*Course:* Math 535 - Mathematical Methods in Data Science (MMiDS)

*Author:* Sebastien Roch, Department of Mathematics, University of Wisconsin-Madison

*Updated:* Nov 28, 2020

*Copyright:* © 2020 Sebastien Roch

As a motivation, we consider here the task of sentiment analysis, which is a classification problem. We use a dataset from Crowdflower. The full datatset is available here. Quoting Crowdflower:

A sentiment analysis job about the problems of each major U.S. airline. Twitter data was scraped from February of 2015 and contributors were asked to first classify positive, negative, and neutral tweets, followed by categorizing negative reasons (such as "late flight" or "rude service").

We first load the data and look at its summary.

In [1]:

```
# Julia version: 1.5.1
using CSV, DataFrames
```

In [2]:

```
df = CSV.read("twitter-sentiment.csv")
first(df,5)
```

Out[2]:

The number of tweets in this dataset is:

In [3]:

```
n = nrow(df)
```

Out[3]:

Our goal is to classify tweets about airlines into positive, negative or neutral. A natural approach is to expect tweets with different sentiments to use different types of words. We take this into account by modeling the probability distributions of words used separately in positive, negative and neutral tweets. Standard probabilistic reasoning then leads to a natural classifier.

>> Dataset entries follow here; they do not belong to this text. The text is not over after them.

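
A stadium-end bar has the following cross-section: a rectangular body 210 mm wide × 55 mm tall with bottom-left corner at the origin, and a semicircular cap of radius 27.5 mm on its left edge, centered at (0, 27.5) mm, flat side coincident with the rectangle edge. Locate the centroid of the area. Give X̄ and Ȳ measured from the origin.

Part | A | x̄ᵢ | ȳᵢ | A·x̄ᵢ | A·ȳᵢ
rectangular body | 11550.00 | 105.00 | 27.50 | 1212750.00 | 317625.00
semicircular end | 1187.91 | -11.67 | 27.50 | -13864.58 | 32667.65
Σ | 12737.91 |  |  | 1198885.42 | 350292.65
X̄ = 1198885.42 / 12737.91 = 94.12 mm
Ȳ = 350292.65 / 12737.91 = 27.50 mm

X̄ = 94.12 mm, Ȳ = 27.50 mm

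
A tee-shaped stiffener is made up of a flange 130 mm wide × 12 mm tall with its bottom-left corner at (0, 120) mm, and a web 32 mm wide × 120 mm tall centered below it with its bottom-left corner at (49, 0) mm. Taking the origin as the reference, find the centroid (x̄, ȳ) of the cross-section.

Part | A | x̄ᵢ | ȳᵢ | A·x̄ᵢ | A·ȳᵢ
web | 3840.00 | 65.00 | 60.00 | 249600.00 | 230400.00
flange | 1560.00 | 65.00 | 126.00 | 101400.00 | 196560.00
Σ | 5400.00 |  |  | 351000.00 | 426960.00
x̄ = 351000.00 / 5400.00 = 65.00 mm
ȳ = 426960.00 / 5400.00 = 79.07 mm

x̄ = 65.00 mm, ȳ = 79.07 mm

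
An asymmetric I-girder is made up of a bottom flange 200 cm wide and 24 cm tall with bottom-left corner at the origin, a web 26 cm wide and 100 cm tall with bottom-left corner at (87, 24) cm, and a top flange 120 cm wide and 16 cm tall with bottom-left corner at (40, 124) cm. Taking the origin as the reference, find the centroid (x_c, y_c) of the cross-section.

x_c = 100.00 cm, y_c = 54.02 cm

Part | A | x̄ᵢ | ȳᵢ | A·x̄ᵢ | A·ȳᵢ
bottom flange | 4800.00 | 100.00 | 12.00 | 480000.00 | 57600.00
web | 2600.00 | 100.00 | 74.00 | 260000.00 | 192400.00
top flange | 1920.00 | 100.00 | 132.00 | 192000.00 | 253440.00
Σ | 9320.00 |  |  | 932000.00 | 503440.00
x_c = 932000.00 / 9320.00 = 100.00 cm
y_c = 503440.00 / 9320.00 = 54.02 cm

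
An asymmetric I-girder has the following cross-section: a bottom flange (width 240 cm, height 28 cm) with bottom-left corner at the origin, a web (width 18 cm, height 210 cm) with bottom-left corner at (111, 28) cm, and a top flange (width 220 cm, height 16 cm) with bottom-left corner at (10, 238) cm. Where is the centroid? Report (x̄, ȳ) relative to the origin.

x̄ = 120.00 cm, ȳ = 104.33 cm

bottom flange: A = 240 × 28 = 6720.00, centroid at (120.00, 14.00).
web: A = 18 × 210 = 3780.00, centroid at (120.00, 133.00).
top flange: A = 220 × 16 = 3520.00, centroid at (120.00, 246.00).
ΣA = 14020.00 cm², ΣAx̄ = 1682400.00 cm³, ΣAȳ = 1462740.00 cm³.
x̄ = 1682400.00/14020.00 = 120.00 cm; ȳ = 1462740.00/14020.00 = 104.33 cm.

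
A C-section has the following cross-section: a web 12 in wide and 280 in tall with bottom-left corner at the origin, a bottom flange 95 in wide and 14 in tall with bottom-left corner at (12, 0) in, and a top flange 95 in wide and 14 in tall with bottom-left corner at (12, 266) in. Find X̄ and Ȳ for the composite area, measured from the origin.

web: A = 12 × 280 = 3360.00, centroid at (6.00, 140.00).
bottom flange: A = 95 × 14 = 1330.00, centroid at (59.50, 7.00).
top flange: A = 95 × 14 = 1330.00, centroid at (59.50, 273.00).
ΣA = 6020.00 in², ΣAX̄ = 178430.00 in³, ΣAȲ = 842800.00 in³.
X̄ = 178430.00/6020.00 = 29.64 in; Ȳ = 842800.00/6020.00 = 140.00 in.

X̄ = 29.64 in, Ȳ = 140.00 in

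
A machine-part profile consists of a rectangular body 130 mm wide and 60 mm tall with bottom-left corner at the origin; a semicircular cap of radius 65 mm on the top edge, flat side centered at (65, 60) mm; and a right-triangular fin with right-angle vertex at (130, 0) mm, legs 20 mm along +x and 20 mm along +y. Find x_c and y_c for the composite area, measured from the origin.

x_c = 65.98 mm, y_c = 55.79 mm

rectangular body: A = 130 × 60 = 7800.00, centroid at (65.00, 30.00).
semicircular top: A = ½π·65² = 6636.61, centroid at (65.00, 87.59).
triangular fin: A = ½·20·20 = 200.00, centroid at (136.67, 6.67).
ΣA = 14636.61 mm², ΣAx_c = 965713.27 mm³, ΣAy_c = 816613.54 mm³.
x_c = 965713.27/14636.61 = 65.98 mm; y_c = 816613.54/14636.61 = 55.79 mm.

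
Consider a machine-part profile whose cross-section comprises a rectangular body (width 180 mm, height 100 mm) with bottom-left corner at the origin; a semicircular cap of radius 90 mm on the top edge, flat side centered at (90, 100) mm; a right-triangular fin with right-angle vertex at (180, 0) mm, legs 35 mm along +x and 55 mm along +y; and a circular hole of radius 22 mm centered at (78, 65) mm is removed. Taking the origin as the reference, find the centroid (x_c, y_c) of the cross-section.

x_c = 93.85 mm, y_c = 85.43 mm

rectangular body: A = 180 × 100 = 18000.00, centroid at (90.00, 50.00).
semicircular top: A = ½π·90² = 12723.45, centroid at (90.00, 138.20).
triangular fin: A = ½·35·55 = 962.50, centroid at (191.67, 18.33).
hole: A = −π·22² = -1520.53, centroid at (78.00, 65.00).
ΣA = 30165.42 mm²
ΣAx_c = (18000.00)(90.00) + (12723.45)(90.00) + (962.50)(191.67) + (-1520.53)(78.00) = 2830988.28 mm³
ΣAy_c = (18000.00)(50.00) + (12723.45)(138.20) + (962.50)(18.33) + (-1520.53)(65.00) = 2577156.35 mm³
x_c = 2830988.28 / 30165.42 = 93.85 mm
y_c = 2577156.35 / 30165.42 = 85.43 mm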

More broadly, we study in this topic various methods based on the probabilistic modeling of data. We will revisit along the way several problems we have encountered previously. An advantage of these approaches is the ability to quantify the uncertainty in our inferences.

Parts of this topic's notebooks are based on the following references.

[Bis] Bishop, Pattern Recognition and Machine Learning, Springer, 2006

[Khu] A. I. Khuri, Advanced calculus with applications in statistics (2nd ed.), Wiley, 2003

[Mur] K. P. Murphy, Machine Learning: a Probabilistic Perspective, MIT Press, 2012.